On Fri, 3 Dec 2004, Terry Dooher wrote:

> Storing a passphrase in a file, especially for roadwarriors is tantamount to 
> writing it on a sticky note. It defeats the whole point of their being a 
> knowledge aspect to the authentication. Locking a door with two keys instead 
> of one isn't much use if both keys are on the same ring.
> 
> Even given compile-time options, wouldn't it be possible for the client to 
> then download and install their own copy of OpenVPN with these options 
> enabled? Lazy/ignorant users can find ways around client restrictions like 
> this, especially as OpenVPN still needs to be run with admin privs.
> 
> You could trust that anyone clued-up enough to be able to reinstall their own 
> copy would understand the security issues involved, but trust isn't really a 
> luxury most of us have.
> 
> None of this is a complaint with OpenVPN, of course, the same issues apply to 
> anything that involves an identification system.
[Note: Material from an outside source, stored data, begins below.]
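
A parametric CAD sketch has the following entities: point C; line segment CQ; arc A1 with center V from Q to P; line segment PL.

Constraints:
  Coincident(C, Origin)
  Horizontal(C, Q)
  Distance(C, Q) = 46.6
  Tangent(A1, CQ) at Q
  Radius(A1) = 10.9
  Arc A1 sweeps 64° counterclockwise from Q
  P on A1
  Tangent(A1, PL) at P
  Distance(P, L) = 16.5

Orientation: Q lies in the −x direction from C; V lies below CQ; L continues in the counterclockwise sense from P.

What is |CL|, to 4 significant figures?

66.99

C is at the origin; C and Q share the same y with |CQ| = 46.6 and Q on the −x side, so Q = (-46.60, 0.000). Tangency of A1 to CQ means the radius VQ is perpendicular to CQ, so V = Q + (0, -10.9) = (-46.60, -10.90). On A1, Q sits at bearing 90° from V; a 64° counterclockwise sweep puts P at bearing 154°, so P = V + 10.9·(cos 154°, sin 154°) = (-56.40, -6.122). Since A1 is tangent to PL there, VP ⟂ PL, so PL runs along (−sin 154°, cos 154°); with |PL| = 16.5, L = (-63.63, -20.95). Then |CL| = |L − C| = 66.99.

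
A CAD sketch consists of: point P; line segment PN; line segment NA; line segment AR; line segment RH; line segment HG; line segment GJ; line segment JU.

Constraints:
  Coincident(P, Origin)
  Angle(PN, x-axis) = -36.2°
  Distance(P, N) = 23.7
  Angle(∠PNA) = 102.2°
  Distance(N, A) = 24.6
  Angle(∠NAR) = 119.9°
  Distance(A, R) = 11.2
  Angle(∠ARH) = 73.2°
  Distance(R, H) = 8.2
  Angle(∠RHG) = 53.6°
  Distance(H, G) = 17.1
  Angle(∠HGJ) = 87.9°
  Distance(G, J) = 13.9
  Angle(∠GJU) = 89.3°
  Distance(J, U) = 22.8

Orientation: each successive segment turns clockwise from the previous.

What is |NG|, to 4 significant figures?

29.25

∠ARH = 73.2° gives RH at 79.10° from the x-axis; with |RH| = 8.2, H = (-0.4709, -29.57). ∠RHG = 53.6° gives HG at -47.30° from the x-axis; with |HG| = 17.1, G = (11.13, -42.14). Then |NG| = |G − N| = 29.25.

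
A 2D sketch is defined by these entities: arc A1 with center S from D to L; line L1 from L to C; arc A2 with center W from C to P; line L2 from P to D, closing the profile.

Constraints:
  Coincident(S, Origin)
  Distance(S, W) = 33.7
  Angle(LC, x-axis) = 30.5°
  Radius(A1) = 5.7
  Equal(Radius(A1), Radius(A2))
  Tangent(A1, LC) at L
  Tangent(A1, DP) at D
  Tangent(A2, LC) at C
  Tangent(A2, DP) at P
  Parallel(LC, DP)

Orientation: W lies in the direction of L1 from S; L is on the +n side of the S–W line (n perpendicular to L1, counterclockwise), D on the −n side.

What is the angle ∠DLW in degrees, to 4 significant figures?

80.40°

S is at the origin and W lies 33.7 along u from S, so W = 33.7·u = (29.04, 17.10). Tangency of A1 to both parallel lines with radius 5.7 puts L and D at S ± 5.7·n: L = (-2.893, 4.911), D = (2.893, -4.911). Then cos ∠DLW = LD·LW / (|LD||LW|), giving 80.40°.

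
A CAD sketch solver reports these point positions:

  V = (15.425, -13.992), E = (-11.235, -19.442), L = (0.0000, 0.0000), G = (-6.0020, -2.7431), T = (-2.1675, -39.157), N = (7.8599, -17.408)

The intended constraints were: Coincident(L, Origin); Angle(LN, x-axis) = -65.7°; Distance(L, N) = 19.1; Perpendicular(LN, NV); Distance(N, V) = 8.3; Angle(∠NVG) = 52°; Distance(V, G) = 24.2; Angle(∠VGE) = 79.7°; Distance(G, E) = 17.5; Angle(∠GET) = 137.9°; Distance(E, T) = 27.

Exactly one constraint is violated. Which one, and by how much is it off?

Distance(E, T) = 27 — off by 5.30.

L = (0.00, 0.00) ✓; LN at -65.70° ✓; |LN| = 19.10 ✓; ∠(LN, NV) = 90.00° ✓; |NV| = 8.301 ✓; ∠NVG = 52.00° ✓; |VG| = 24.20 ✓; ∠VGE = 79.70° ✓; |GE| = 17.50 ✓; ∠GET = 137.9° ✓; |ET| = 21.70 ✗.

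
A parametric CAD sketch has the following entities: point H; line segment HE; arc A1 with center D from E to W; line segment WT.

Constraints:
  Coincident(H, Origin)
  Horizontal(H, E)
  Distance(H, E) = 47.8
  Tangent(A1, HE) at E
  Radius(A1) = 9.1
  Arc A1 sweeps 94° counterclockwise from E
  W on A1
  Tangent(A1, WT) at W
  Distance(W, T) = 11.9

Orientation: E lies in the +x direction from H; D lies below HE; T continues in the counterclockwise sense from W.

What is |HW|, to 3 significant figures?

39.9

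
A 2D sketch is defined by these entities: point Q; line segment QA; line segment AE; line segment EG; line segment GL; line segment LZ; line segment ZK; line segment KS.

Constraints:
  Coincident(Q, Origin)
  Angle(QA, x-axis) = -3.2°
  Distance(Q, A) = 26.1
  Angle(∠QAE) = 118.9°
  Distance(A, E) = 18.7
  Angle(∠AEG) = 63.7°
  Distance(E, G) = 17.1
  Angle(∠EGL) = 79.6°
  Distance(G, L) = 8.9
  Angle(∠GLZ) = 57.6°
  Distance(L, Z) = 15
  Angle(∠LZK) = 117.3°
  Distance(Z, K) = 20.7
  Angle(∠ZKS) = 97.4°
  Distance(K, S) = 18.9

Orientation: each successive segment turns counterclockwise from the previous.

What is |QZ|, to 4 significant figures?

35.61

Q is at the origin; QA runs at -3.2° with length 26.1, so A = (26.06, -1.457). ∠QAE = 118.9° gives AE at 57.90° from the x-axis; with |AE| = 18.7, E = (36.00, 14.38). ∠AEG = 63.7° gives EG at 174.2° from the x-axis; with |EG| = 17.1, G = (18.98, 16.11). ∠EGL = 79.6° gives GL at -85.40° from the x-axis; with |GL| = 8.9, L = (19.70, 7.241). ∠GLZ = 57.6° gives LZ at 37.00° from the x-axis; with |LZ| = 15.0, Z = (31.68, 16.27). Then |QZ| = |Z − Q| = 35.61.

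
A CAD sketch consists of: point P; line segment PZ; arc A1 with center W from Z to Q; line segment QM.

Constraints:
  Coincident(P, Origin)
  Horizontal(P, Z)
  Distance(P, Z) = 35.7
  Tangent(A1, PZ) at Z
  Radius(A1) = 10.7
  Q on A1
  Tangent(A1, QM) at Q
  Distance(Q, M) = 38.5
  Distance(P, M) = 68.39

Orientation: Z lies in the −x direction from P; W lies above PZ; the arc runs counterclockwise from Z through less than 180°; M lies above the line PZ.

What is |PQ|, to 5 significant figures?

31.500

P is at the origin; PZ is horizontal with |PZ| = 35.7 and Z on the −x side, so Z = (-35.700, 0.0000). Tangency of A1 to PZ means the radius WZ is perpendicular to PZ, so W = Z + (0, 10.7) = (-35.700, 10.700). Since WQ ⟂ QM (tangency), |WM| = √(10.7² + 38.5²) = 39.959 regardless of where Q sits on A1. So M lies on both circle(P, 68.39) and circle(W, 39.959); the above-PZ intersection is M = (-47.994, 48.721). Q is the foot of the tangent from M: Q = (-26.772, 16.598).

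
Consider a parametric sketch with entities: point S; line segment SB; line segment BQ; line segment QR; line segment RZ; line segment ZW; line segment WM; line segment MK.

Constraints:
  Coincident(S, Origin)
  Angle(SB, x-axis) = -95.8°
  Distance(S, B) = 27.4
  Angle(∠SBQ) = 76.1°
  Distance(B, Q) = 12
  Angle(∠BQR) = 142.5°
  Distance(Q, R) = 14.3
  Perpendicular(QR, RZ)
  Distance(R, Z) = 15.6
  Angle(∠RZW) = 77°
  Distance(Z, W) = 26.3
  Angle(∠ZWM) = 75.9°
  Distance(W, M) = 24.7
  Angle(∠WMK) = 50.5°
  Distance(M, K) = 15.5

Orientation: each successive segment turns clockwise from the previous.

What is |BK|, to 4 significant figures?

16.51

∠ZWM = 75.9° gives WM at -174.3° from the x-axis; with |WM| = 24.7, M = (-24.37, -29.94). ∠WMK = 50.5° gives MK at 56.20° from the x-axis; with |MK| = 15.5, K = (-15.75, -17.06). Then |BK| = |K − B| = 16.51.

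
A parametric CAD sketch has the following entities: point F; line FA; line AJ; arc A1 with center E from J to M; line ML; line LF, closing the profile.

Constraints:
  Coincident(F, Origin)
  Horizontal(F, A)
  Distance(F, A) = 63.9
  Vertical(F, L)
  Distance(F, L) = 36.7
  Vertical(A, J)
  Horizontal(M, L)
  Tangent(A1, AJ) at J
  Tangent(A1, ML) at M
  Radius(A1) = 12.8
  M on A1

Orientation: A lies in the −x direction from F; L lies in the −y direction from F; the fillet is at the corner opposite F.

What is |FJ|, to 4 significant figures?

68.22

The virtual corner opposite F is at (-63.90, -36.70). A1 meets AJ tangentially, so EJ is at right angles to AJ and A1 meets ML tangentially, so EM is at right angles to ML, with radius 12.8, so the center E sits 12.8 in from both sides at E = (-51.10, -23.90). That places the tangent points at J = (-63.90, -23.90) on AJ and M = (-51.10, -36.70) on ML. Then |FJ| = |J − F| = 68.22.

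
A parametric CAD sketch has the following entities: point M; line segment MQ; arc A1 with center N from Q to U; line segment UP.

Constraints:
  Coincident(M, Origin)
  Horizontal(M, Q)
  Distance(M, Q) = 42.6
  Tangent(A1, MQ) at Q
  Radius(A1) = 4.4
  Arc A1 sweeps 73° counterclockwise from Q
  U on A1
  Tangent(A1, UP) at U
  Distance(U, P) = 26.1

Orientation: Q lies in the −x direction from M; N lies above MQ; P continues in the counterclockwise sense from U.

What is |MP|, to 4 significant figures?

41.65

M is at the origin; MQ is horizontal with |MQ| = 42.6 and Q on the −x side, so Q = (-42.60, 0.000). The tangent condition forces NQ to be normal to MQ, so N = Q + (0, 4.4) = (-42.60, 4.400). On A1, Q sits at bearing -90° from N; a 73° counterclockwise sweep puts U at bearing -17°, so U = N + 4.4·(cos -17°, sin -17°) = (-38.39, 3.114). The tangent condition forces NU to be normal to UP, so UP runs along (−sin -17°, cos -17°); with |UP| = 26.1, P = (-30.76, 28.07). Then |MP| = |P − M| = 41.65.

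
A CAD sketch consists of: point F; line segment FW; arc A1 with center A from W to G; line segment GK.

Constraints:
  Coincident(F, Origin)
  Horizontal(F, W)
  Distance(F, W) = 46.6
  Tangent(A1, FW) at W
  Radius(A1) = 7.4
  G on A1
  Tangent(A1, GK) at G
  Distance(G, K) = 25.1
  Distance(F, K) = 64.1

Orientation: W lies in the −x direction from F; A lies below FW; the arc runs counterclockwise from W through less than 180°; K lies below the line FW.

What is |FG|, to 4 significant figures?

54.43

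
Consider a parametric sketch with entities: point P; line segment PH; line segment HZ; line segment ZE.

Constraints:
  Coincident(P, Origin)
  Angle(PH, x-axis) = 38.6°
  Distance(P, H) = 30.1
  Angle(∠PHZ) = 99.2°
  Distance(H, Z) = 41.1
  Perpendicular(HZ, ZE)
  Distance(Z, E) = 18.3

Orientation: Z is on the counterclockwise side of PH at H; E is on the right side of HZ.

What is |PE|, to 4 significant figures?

66.43

∠PHZ = 99.2°, so HZ runs at 38.6° + (180° − 99.2°) = 119.4° from the x-axis; with |HZ| = 41.1, Z = H + 41.1·(cos 119.4°, sin 119.4°) = (3.348, 54.59). HZ is perpendicular to ZE; with |ZE| = 18.3 on the right of HZ, E = Z + 18.3·(0.8712, 0.4909) = (19.29, 63.57). Then |PE| = |E − P| = 66.43.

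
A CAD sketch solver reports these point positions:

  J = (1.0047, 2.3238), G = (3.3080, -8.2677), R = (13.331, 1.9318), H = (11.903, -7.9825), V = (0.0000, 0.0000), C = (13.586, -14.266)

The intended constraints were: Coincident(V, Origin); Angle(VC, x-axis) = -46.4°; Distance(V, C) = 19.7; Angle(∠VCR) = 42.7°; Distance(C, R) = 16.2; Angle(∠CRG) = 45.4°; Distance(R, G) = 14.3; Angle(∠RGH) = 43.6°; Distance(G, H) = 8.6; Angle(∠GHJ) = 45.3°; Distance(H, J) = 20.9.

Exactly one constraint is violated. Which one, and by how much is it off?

Distance(H, J) = 20.9 — off by 5.90.

V = (0.00, 0.00) ✓; VC at -46.40° ✓; |VC| = 19.70 ✓; ∠VCR = 42.70° ✓; |CR| = 16.20 ✓; ∠CRG = 45.40° ✓; |RG| = 14.30 ✓; ∠RGH = 43.60° ✓; |GH| = 8.600 ✓; ∠GHJ = 45.30° ✓; |HJ| = 15.00 ✗.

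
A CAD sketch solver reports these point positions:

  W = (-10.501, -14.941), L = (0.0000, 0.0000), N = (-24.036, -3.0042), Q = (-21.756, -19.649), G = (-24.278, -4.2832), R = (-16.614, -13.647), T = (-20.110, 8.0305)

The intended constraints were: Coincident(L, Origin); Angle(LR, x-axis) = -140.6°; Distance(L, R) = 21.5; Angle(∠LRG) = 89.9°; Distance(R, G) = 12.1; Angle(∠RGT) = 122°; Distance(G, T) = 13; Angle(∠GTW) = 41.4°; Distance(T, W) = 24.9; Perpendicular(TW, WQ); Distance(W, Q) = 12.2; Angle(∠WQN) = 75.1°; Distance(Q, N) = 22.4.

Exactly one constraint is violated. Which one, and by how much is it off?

Distance(Q, N) = 22.4 — off by 5.60.

L = (0.00, 0.00) ✓; LR at -140.6° ✓; |LR| = 21.50 ✓; ∠LRG = 89.90° ✓; |RG| = 12.10 ✓; ∠RGT = 122.0° ✓; |GT| = 13.00 ✓; ∠GTW = 41.40° ✓; |TW| = 24.90 ✓; ∠(TW, WQ) = 90.00° ✓; |WQ| = 12.20 ✓; ∠WQN = 75.10° ✓; |QN| = 16.80 ✗.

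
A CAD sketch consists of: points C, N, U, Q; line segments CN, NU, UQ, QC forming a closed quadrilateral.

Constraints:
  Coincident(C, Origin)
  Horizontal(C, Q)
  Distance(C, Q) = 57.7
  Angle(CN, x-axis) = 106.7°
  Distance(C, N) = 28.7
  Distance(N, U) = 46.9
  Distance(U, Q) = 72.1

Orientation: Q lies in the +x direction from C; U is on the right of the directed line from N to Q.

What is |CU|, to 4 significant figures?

22.59

Checks: |NU| = 46.90 ✓; |UQ| = 72.10 ✓.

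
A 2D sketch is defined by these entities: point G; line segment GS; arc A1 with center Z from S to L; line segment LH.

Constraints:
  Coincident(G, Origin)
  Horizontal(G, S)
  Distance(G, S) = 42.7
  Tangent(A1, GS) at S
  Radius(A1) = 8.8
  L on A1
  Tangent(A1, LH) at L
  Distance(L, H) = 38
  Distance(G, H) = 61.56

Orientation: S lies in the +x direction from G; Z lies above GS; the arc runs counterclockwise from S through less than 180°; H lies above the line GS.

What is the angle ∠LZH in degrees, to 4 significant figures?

76.96°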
Incidentally, there's a clever method of making it more difficult for end 
users to download or build their own copy of OpenVPN instead of using the 
build you want them to use (which, for example, might have been built 
with password saving disabled).

In ssl.h, note the definition of KEY_EXPANSION_ID.

/* Used in the TLS PRF function */
#define KEY_EXPANSION_ID "OpenVPN"

If you change the "OpenVPN" string to something else, it will perturb the 
TLS PRF function used for --key-method 2 key generation (it won't have 
any effect on --key-method 1 though).

The net result is that a given build of OpenVPN can only connect to 
another build if the KEY_EXPANSION_ID strings are identical -- so it's 
sort of like a password in a sense.

One could change this string on both the client and server and it would
then prevent someone from replacing the client or server executable with a
default OpenVPN build.

Note of course that as security goes, this is not strong-crypto-grade
security.  It's more like weak-DRM-grade, which means that it will easily
fall to reverse engineering.  But I'd have to think that your average
non-geek road warrior is not going to go through so much trouble just to
be able to avoid typing in their passwords repeatedly.

One could take this concept further by hardcoding the KEY_EXPANSION_ID
derivation to a given machine to create an OpenVPN client configuration 
which would fail if copied to another machine.

This could be done by embedding a constant string in your OpenVPN build
which is XORed with the ethernet MAC address of the machines's primary NIC
to generate the KEY_EXPANSION_ID.  Now if someone tried to copy their
OpenVPN config files and keys to another machine, they would no longer be
able to connect because the other machine's ethernet MAC address would be
different, and so the wrong KEY_EXPANSION_ID would be generated.  This, of
course, is nothing more than weak DRM.

Now before anyone jumps in and says that this should be a standard feature
in OpenVPN, realize that all currently known DRM techniques depend on
security by obscurity.  If such a method were added to OpenVPN, i.e. to
hardcode a build of OpenVPN to only operate on a designated machine,
someone would surely post a "crack" to allow you to type in a fake MAC
address and fool OpenVPN into thinking it's a real MAC address.

The bottom line is that for DRMing the KEY_EXPANSION_ID to be even
marginally effective from a security perspective, each site would need to
do its own custom programming of the KEY_EXPANSION_ID derivation so that
it would be difficult for a single "crack" to defeat it.